With the global economy slowing, due to weakening demand from China and plummeting commodity prices, and climate change wreaking havoc on billions of lives, “many parts of the world are becoming more fragile, making quality leadership and good governance ever more important,” said Kim.
He highlighted the instability and turmoil facing many parts of the Middle East and North Africa region, and went on to criticise the bureaucracies and poor governance exhibited by many of its governments. The answer, he stressed, lies in inclusive governance.
“For the Middle East and North Africa, for all regions in the world, the path to stability and prosperity is through inclusive governance – actions that foster individual opportunity through quality public services and an open and competitive business climate,” he said.
“First, governments must be transparent in their actions and fully engage with citizens. Second, governments must invest in their people to give them opportunity to reach their full potential. And third, governments must create business environments that encourage innovation, competition and private sector investment, which will, in turn, create jobs and increase economic growth,” he added.
He praised the steps Dubai has taken to enhance its education sector through better community engagement, leading to improved student achievement over the last five years.
Addressing Dubai’s ruler, he said: “Sheikh Mohammed bin Rashid, your invitation last week to the UAE’s universities – which you tweeted! – to identify a minister under age 25 to represent youth and ‘give them a voice and role in governing the nation’, is among the most inspiring gestures in governance of this still-new year.”
“If the rest of the region can commit to the kind of good governance that has built the modern and dynamic UAE, the prospects for peace and prosperity would greatly improve.”
The Futurist and Senior Vice President of Strategic Planning at Salesforce, Peter Schwartz, gave a captivating presentation about his future outlook for the world.
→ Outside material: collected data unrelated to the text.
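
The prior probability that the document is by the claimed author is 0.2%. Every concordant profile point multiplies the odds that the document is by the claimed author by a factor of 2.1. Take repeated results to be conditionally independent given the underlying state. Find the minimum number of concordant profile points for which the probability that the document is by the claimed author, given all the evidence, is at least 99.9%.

Prior odds = 0.002/0.998 = 1/499.
Likelihood ratio per concordant profile point = 2.1.
Target odds: 0.999 ÷ 0.001 = 999.
Require 2.1ⁿ ≥ 999 ÷ (1/499) = 498501.
2.1¹⁷ ≈300419 falls short of 498501 but 2.1¹⁸ ≈630881 reaches it, so n = 18.

18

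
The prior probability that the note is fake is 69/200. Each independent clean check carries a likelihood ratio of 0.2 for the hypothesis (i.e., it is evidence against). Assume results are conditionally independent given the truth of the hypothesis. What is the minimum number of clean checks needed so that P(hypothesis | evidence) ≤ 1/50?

3

Prior odds = 0.345/0.655 = 69/131.
Likelihood ratio per clean check = 0.2.
Target odds: 0.02 ÷ 0.98 = 1/49.
Need (69/131) × 0.2ⁿ ≤ 1/49, i.e. 0.2ⁿ ≤ 131/3381.
0.2² = 0.04 is still above 131/3381 but 0.2³ = 0.008 is at or below it, so n = 3.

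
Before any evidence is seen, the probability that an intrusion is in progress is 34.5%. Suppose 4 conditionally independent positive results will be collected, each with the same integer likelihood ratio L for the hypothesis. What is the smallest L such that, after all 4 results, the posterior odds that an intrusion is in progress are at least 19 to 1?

3

Prior odds = 0.345/0.655 = 69/131.
Target odds = 19.
Need L⁴ ≥ 19 ÷ (69/131) = 2489/69.
2⁴ = 16 < 2489/69 ≤ 81 = 3⁴, so L = 3.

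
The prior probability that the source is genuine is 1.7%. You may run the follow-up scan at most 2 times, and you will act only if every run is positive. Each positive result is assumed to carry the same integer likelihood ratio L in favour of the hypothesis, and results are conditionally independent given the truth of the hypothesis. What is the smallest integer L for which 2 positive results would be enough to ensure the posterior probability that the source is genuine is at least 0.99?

Prior odds = 0.017/0.983 = 17/983.
Target odds = 0.99/0.01 = 99.
Need L² ≥ 99 ÷ (17/983) = 97317/17.
75² = 5625 < 97317/17 ≤ 5776 = 76², so L = 76.

76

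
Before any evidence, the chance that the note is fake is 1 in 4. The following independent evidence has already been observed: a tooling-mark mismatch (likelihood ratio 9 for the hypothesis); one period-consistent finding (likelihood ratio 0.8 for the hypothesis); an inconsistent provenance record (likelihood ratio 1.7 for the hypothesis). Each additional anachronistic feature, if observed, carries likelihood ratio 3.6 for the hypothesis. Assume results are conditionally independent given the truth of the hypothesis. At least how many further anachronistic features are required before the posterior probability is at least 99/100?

3

Prior odds = 0.25/0.75 = 1/3.
Combined Bayes factor of the evidence already in hand = 9 × 0.8 × 1.7 = 12.24.
Odds after that evidence = (1/3) × 12.24 = 4.08.
Target odds = 0.99/0.01 = 99.
Need 3.6ⁿ ≥ 99 ÷ 4.08 = 825/34.
3.6² = 12.96 falls short of 825/34 but 3.6³ = 46.656 reaches it, so n = 3.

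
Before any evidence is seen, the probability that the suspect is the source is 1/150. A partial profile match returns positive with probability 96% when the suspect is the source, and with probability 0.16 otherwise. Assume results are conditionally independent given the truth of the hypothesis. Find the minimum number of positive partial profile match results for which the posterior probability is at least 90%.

5

Prior odds = (1/150)/(149/150) = 1/149.
Likelihood ratio of a positive result = 0.96/0.16 = 6.
Target posterior odds = 0.9/0.1 = 9.
Need (1/149) × 6ⁿ ≥ 9, i.e. 6ⁿ ≥ 1341.
6⁴ = 1296 falls short of 1341 but 6⁵ = 7776 reaches it, so n = 5.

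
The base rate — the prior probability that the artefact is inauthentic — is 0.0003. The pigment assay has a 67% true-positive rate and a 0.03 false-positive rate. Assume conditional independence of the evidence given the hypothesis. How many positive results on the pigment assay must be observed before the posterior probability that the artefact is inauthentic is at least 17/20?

Prior odds: 0.0003 ÷ 0.9997 = 3/9997.
Likelihood ratio of a positive result = 0.67/0.03 = 67/3.
Target posterior odds = 0.85/0.15 = 17/3.
Require (67/3)ⁿ ≥ 17/3 ÷ (3/9997) = 169949/9.
(67/3)³ = 300763/27 falls short of 169949/9 but (67/3)⁴ = 20151121/81 reaches it, so n = 4.

4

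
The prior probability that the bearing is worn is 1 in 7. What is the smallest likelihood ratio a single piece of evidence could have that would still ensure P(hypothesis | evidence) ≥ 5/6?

30

Prior odds = (1/7)/(6/7) = 1/6.
Target odds = (5/6)/(1/6) = 5.
Required Bayes factor = 5 ÷ (1/6) = 30.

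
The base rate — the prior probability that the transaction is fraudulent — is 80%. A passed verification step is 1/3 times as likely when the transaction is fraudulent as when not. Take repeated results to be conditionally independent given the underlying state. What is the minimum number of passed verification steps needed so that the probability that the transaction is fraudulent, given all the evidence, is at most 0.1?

4

Prior odds = 0.8/0.2 = 4.
Likelihood ratio per passed verification step = 1/3.
Target posterior odds = 0.1/0.9 = 1/9.
Require (1/3)ⁿ ≤ 1/9 ÷ 4 = 1/36.
(1/3)³ = 1/27 is still above 1/36 but (1/3)⁴ = 1/81 is at or below it, so n = 4.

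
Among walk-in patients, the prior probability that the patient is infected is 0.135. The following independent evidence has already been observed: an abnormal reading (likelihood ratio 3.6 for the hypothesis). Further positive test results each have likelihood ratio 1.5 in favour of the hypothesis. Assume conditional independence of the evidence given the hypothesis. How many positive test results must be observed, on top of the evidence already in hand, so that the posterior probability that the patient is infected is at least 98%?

12

Prior odds = 0.135/0.865 = 27/173.
Bayes factor of the evidence already in hand = 3.6.
Odds after that evidence = (27/173) × 3.6 = 486/865.
Target odds = 0.98/0.02 = 49.
Need 1.5ⁿ ≥ 49 ÷ (486/865) = 42385/486.
1.5¹¹ = 177147/2048 falls short of 42385/486 but 1.5¹² = 531441/4096 reaches it, so n = 12.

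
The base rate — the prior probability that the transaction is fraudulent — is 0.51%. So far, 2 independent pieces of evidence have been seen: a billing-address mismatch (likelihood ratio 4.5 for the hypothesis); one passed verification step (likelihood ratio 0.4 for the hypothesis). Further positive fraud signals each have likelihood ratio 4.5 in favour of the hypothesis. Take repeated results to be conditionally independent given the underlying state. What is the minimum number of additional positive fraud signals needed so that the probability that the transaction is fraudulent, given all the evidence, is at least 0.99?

Prior odds = 0.0051/0.9949 = 51/9949.
Combined Bayes factor of the evidence already in hand = 4.5 × 0.4 = 1.8.
Odds after that evidence = (51/9949) × 1.8 = 459/49745.
Target odds = 0.99/0.01 = 99.
Need 4.5ⁿ ≥ 99 ÷ (459/49745) = 547195/51.
4.5⁶ = 8303.765625 falls short of 547195/51 but 4.5⁷ = 4782969/128 reaches it, so n = 7.

7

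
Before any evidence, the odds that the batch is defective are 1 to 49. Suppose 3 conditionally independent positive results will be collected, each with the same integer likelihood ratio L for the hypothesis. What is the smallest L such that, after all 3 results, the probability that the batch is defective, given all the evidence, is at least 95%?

10

Prior odds = 1/49.
Target odds = 0.95/0.05 = 19.
Need L³ ≥ 19 ÷ (1/49) = 931.
9³ = 729 < 931 ≤ 1000 = 10³, so L = 10.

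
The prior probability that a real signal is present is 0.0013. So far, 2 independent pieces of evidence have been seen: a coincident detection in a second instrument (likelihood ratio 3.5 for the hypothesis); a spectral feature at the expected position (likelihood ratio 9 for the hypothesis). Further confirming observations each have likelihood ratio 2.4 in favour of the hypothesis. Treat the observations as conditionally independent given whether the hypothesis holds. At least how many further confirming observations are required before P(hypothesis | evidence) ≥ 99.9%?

12

Prior odds = 0.0013/0.9987 = 13/9987.
Combined Bayes factor of the evidence already in hand = 3.5 × 9 = 31.5.
Odds after that evidence = (13/9987) × 31.5 = 273/6658.
Target odds = 0.999/0.001 = 999.
Need 2.4ⁿ ≥ 999 ÷ (273/6658) = 2217114/91.
2.4¹¹ ≈15216.8 falls short of 2217114/91 but 2.4¹² ≈36520.3 reaches it, so n = 12.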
Among the trends he highlighted were human enhancement that would make us better human beings, genetic technology that would allow gene editing within a few years and help eliminate all diseases of humankind, and neural enhancement pills.
“The day will come when children take their pills before they take their exams, to make them smarter and more capable. We are moving towards neural enhancement,” he said.
The summit was also a platform for a number of key announcements, mainly the largest structural changes to the UAE’s federal government since the country’s creation. There are now fewer ministries, but more ministers, including one for happiness and tolerance. The country will also focus on programmes and policies for a future beyond oil, while the Ministry of Health has been renamed The Ministry of Health and Prevention.